IT careers have become increasingly desirable in recent years. If not long ago, it was necessary to have formal education to become a programmer, today, many of those who work in this sector have informal education or learned to program on their own.
The lack of the need for formal education, also fueled by the very high demand for IT specialists in the market, is probably one of the main reasons why we can observe a trend of professional reconversion towards IT among Romanian employees.
To learn more about what a career as a software engineer entails, from knowledge to responsibilities, we spoke to Cosmin, Senior Software Engineer at Keysight Technologies Romania.
1. How did you decide which field to pursue as a software engineer when you finished college? Where did you get support, and what steps did you take?
My professional career started right at Ixia (now Keysight Technologies). In 2009 my college professor recommended me for an interview, I was hired, and the rest is history. I am currently part of the Platform team, where we develop functionality for the TCP/IP stack.
2. How important is for a software engineer’s future career the first company they work at?
You never forget your first job. I don’t know if it matters where you start, but rather to figure out what you want, what you like to do. I think there are very few people who get their dream job right away - you usually need to experience different things.
I consider myself lucky because my first job was in networking, which I’ve been passionate about since college. Internships also help a lot in this regard because you can experiment with different projects during your studies, and when you finish college, you should have a clearer idea of what you want to do.
3. What should an engineer look for when deciding what area to specialize in?
First of all, they should choose something they like, and secondly, I would say that the field must have the potential for future development. In programming, there are many areas of specialization, and, fortunately, there are faculties such as the Faculty of Automation and Computers within the Polytechnic University of Bucharest that allow interaction with the most important areas. Thus the choice is easier.
4. Many young people change the companies they work for very often. What did you do, and what do you recommend?
Indeed, new generations change companies quite quickly. It takes a while to get used to a product/technology and contribute significantly to the development of a particular project. On the one hand, it’s good that they’re always experimenting and learning new things; on the other hand, they’re always starting from scratch.
Although, as I said before, I was lucky that my first job was in the field I liked, and with very interesting projects, I was also tempted after a few years to try something else. After taking that step, however, I realized that networking is my passion, so I returned to Keysight.
5. What does a senior software engineer do? What are their responsibilities?
A senior software engineer must know everything regarding the technical side of a project and help and guide new colleagues. Then, they need to think of ways to improve the product. And last but not least, they must have the courage to risk breaking things but also have the ability to fix them because otherwise, there can be no progress. In large companies, there are extremely complex projects where alignment with new requirements and technologies stagnates due to the probability that the change of a component will have an undesirable effect on the functionality of the product as a whole.

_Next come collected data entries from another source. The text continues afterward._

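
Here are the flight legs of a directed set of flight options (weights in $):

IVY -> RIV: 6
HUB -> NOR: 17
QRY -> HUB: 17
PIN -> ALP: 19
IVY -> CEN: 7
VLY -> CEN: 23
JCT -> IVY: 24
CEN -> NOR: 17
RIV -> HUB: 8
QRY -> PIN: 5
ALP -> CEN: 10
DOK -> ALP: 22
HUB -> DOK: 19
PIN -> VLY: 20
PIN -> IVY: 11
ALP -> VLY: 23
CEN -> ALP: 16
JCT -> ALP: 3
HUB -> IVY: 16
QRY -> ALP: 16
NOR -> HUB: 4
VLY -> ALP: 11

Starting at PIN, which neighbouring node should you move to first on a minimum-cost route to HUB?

Candidate routes:
PIN → IVY → CEN → NOR → HUB: 11+7+17+4 = 39
PIN → IVY → RIV → HUB: 11+6+8 = 25
PIN → ALP → CEN → NOR → HUB: 19+10+17+4 = 50
The minimum is $25 via PIN → IVY → RIV → HUB.
So from PIN the first move is to IVY.

IVY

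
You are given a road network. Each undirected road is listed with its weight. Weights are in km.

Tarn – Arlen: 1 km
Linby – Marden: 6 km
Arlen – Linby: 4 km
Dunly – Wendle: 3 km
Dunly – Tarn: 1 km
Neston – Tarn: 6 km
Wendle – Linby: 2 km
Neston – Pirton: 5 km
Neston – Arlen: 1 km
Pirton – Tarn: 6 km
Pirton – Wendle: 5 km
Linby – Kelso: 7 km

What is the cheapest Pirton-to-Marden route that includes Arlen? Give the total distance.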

6. Can you tell us the stages of development of a software engineer from junior to senior? How many years of experience are required, and what do they need to do?
I don’t think the junior or senior engineer title is as important as the experience gained. Everyone should consider continuous learning and development. My opinion is that you are a senior when you have read enough code that nothing seems new to you, and after 12 years and hundreds of thousands of lines of code, I still have a lot to see. This field is so active that if you go a few months without following a large open-source project, you’ve lost track of what’s happening.
7. Many senior engineers ponder over becoming software architects and choosing a role that involves more management. What is your recommendation and why?
I believe the two roles require different skills and passions. Both are very important within the team, but you have to figure out if you like working with people (people skills) or if you are always focused on technical details.
8. Were there situations in which you had doubts about whether you were doing what you liked or not? If so, how did you solve them?
I think that even when you like what you do, it’s important not to get into a routine without that joy you feel when something works out for you and it wasn’t easy. When I got into such a situation, I chose to change the project to something more interesting and challenging.
9. What technologies are you currently working with, and how do those products change people’s lives in general?
I work in the field of TSN (Time Sensitive Networking) with applicability in fixed, wireless, or mobile networks. Our products help test our customers’ equipment in industries such as Automotive and Telecom, which are about to be put into production. Regarding technologies, we use Docker / Kubernetes Deployments, Virtualization of Networking Concepts (NFVs), Traffic Generation from Kernel and DPDK, VMware Virtualization (ESXi, vCenter), OpenStack Private Cloud Administration.
10. What would be the definition of success for an engineer?
As in the case of an actor, the success of an engineer is given by the portfolio of projects, knowledge, and talent. A successful engineer must deliver results, be dependable to take on new challenges, and at the same time, their work must be appreciated by other engineers, and they must be willing to share their experience.